Du côté de La France insoumise, au score pourtant décevant, Jean-Luc Mélenchon ne fait pas le ronchonchon comme pour la présidentielle. Et fait mine d’y croire : « La très forte abstention montre qu’il n’y a pas de majorité dans ce pays pour détruire le code du travail ni réduire les libertés publiques. » Pour l’heure, rien ne filtre encore de son sort marseillais, sinon l’élimination de son rival socialiste Patrick Mennucci, annoncée par l’intéressé en personne.
21 h 41 : et à droite, au fait ?
Édouard Philippe qui, malgré son nom de spécimen de carte bleue ou d’avenue, est Premier ministre, a dit un truc mais on ne se rappelle pas trop, sinon qu’il a beaucoup remercié les militaires et les forces de l’ordre. François Baroin aussi a dit un truc, mais pareil aucun souvenir sinon qu’il faisait toujours cette tête de celui qui a mangé un truc pas frais, le même air qu’il affiche depuis des mois. Alors que bon, avec un score autour de 20 %, soit entre 80 et 100 députés et tout de même un bon petit paquet de ministres dont le gars de la carte bleue, on trouve qu’ils ne s’en tirent pas si mal, Les Républicains, lestés qu’ils sont du boulet Fillon. Et Marine Le Pen ? Mais si, vous savez, cette personne qui était face à Emmanuel Macron au deuxième tour de la présidentielle… Heu, en gros, celle qui réunit près de 45 % des suffrages à Hénin-Beaumont appelle à la mobilisation. Futé. Qu’en dire ? Que dire ? Nous vous avions promis que, sur Les Jours, il n’y aurait jamais aucun éditorial. Et pourtant, il nous faut vous retranscrire cette analyse émise à 21 h 31 au sein de la rédaction : « Bon, on se mettrait pas Les Bronzés ? »

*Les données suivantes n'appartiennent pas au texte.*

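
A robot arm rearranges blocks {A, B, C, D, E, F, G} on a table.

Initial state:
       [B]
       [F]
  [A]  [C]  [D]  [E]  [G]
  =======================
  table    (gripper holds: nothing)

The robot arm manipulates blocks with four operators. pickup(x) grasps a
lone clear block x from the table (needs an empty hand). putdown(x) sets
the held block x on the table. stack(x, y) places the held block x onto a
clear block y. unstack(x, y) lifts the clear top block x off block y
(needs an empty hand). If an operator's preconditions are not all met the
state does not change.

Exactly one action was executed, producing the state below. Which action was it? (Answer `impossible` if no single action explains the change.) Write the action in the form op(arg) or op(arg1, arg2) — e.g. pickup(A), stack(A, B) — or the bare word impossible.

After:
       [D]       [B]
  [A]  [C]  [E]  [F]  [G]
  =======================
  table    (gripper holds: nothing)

target: towers=[A; C/D; E; F/B; G] holding=-
     unstack(B, F) → towers=[A; C/F; D; E; G] holding=B
         pickup(G) → towers=[A; C/F/B; D; E] holding=G
         pickup(D) → towers=[A; C/F/B; E; G] holding=D
         pickup(A) → towers=[C/F/B; D; E; G] holding=A
         pickup(E) → towers=[A; C/F/B; D; G] holding=E
none of the 5 applicable actions match → impossible

impossible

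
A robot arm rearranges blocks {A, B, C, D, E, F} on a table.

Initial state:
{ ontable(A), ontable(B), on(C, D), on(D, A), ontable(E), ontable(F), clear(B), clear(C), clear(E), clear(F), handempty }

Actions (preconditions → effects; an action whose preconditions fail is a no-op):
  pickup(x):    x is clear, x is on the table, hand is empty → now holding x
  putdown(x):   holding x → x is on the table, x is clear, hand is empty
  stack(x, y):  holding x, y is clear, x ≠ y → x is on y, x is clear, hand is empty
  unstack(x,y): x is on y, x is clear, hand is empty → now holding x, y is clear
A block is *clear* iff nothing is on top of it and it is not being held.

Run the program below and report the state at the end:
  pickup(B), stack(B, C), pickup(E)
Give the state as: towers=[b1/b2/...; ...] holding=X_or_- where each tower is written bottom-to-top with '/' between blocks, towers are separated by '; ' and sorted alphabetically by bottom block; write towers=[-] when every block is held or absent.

step 1 (pickup(B)): towers=[A/D/C; E; F] holding=B
step 2 (stack(B, C)): towers=[A/D/C/B; E; F] holding=-
step 3 (pickup(E)): towers=[A/D/C/B; F] holding=E

towers=[A/D/C/B; F] holding=E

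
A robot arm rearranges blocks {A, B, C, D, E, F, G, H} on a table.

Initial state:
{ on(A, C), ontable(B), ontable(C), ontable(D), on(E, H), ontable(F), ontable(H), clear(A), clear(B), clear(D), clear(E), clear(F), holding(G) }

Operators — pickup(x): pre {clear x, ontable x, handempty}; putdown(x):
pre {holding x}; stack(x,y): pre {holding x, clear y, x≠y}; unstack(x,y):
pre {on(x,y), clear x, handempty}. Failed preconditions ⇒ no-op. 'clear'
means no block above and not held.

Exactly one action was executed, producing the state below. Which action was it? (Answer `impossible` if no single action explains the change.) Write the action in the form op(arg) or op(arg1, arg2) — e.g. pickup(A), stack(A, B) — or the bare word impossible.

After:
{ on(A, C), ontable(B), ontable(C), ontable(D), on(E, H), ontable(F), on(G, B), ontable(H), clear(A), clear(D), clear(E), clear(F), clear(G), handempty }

target: towers=[B/G; C/A; D; F; H/E] holding=-
        putdown(G) → towers=[B; C/A; D; F; G; H/E] holding=-
       stack(G, A) → towers=[B; C/A/G; D; F; H/E] holding=-
       stack(G, E) → towers=[B; C/A; D; F; H/E/G] holding=-
       stack(G, B) → towers=[B/G; C/A; D; F; H/E] holding=-  ← match
       stack(G, F) → towers=[B; C/A; D; F/G; H/E] holding=-
       stack(G, D) → towers=[B; C/A; D/G; F; H/E] holding=-

stack(G, B)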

22 h 06 : l’instant culture, l’instant courgettes
Est-il possible de se cultiver lors d’une soirée électorale à la télévision ? Nous sommes en mesure de vous répondre que oui. Par exemple avec la socialiste Aurélie Filippetti qui, commentant sa défait en Moselle, cite du Rudyard Kipling. Ou encore avec un autre socialiste – enfin, façon de parler le concernant –, Jean-Marie Le Guen. Si, si, nous sommes cultivés avec Le Guen. Sur BFMTV, interrogé sur un tweet sarcastique de François Lamy, battu et remerciant François Hollande et Manuel Valls du travail accompli, Le Guen a balayé d’un dédaigneux « C’est du zucchini ball. » On a cherché, ce sont des boulettes de courgettes. Voilà, on aura appris des trucs ce soir. Et pas que la recette des boulettes de courgettes : Jean-Christophe Cambadélis avait bien raison de tirer la tronche, il est battu dès le premier tour dans le XIXe arrondissement de Paris. Parmi les personnages des Jours, certains ne passent pas une meilleure soirée, tel le socialiste héraultais Sébastien Denaja, viré dès le premier tour.
22 h 37 : au boulot
Permettez-nous de citer Jean-François Copé. Ce cher Jeff, jamais en reste d’un cliché, l’a dit sur BFMTV : « Il y a un moment où ça va être les douze coups de minuit, où le carrosse va se transformer en citrouille. » Eh bien laissez-nous vous dire qu’on est d’accord avec Jeff et qu’on est un peu inquiets : que vont devenir tous ces députés éliminés dès le premier tour ? Vont-ils s’inscrire à Pôle emploi ? Et pour faire quoi ? Jean-Christophe Cambadélis a été homme politique toute sa vie, c’est pas avec une thèse de doctorat sur le bonapartisme gaulliste qu’il va trouver du boulot. Et Benoît Hamon ? Ce pauvre Ben, éliminé dès le premier tour, n’a comme expérience professionnelle qu’un passage chez Ipsos. Jean Glavany peut, à 68 ans, faire valoir ses droits à la retraite, mais de quelle profession ? Mystère. Aurélie Filippetti a été prof de lettres pendant un an, va falloir s’y remettre. Élisabeth Guigou ? Vaguement conseillère. Razzy Hammadi ? Obscur « dirigeant d’une société de conseil ». Autant vous dire, les gars, que c’est pas la peine d’envoyer vos CV aux Jours.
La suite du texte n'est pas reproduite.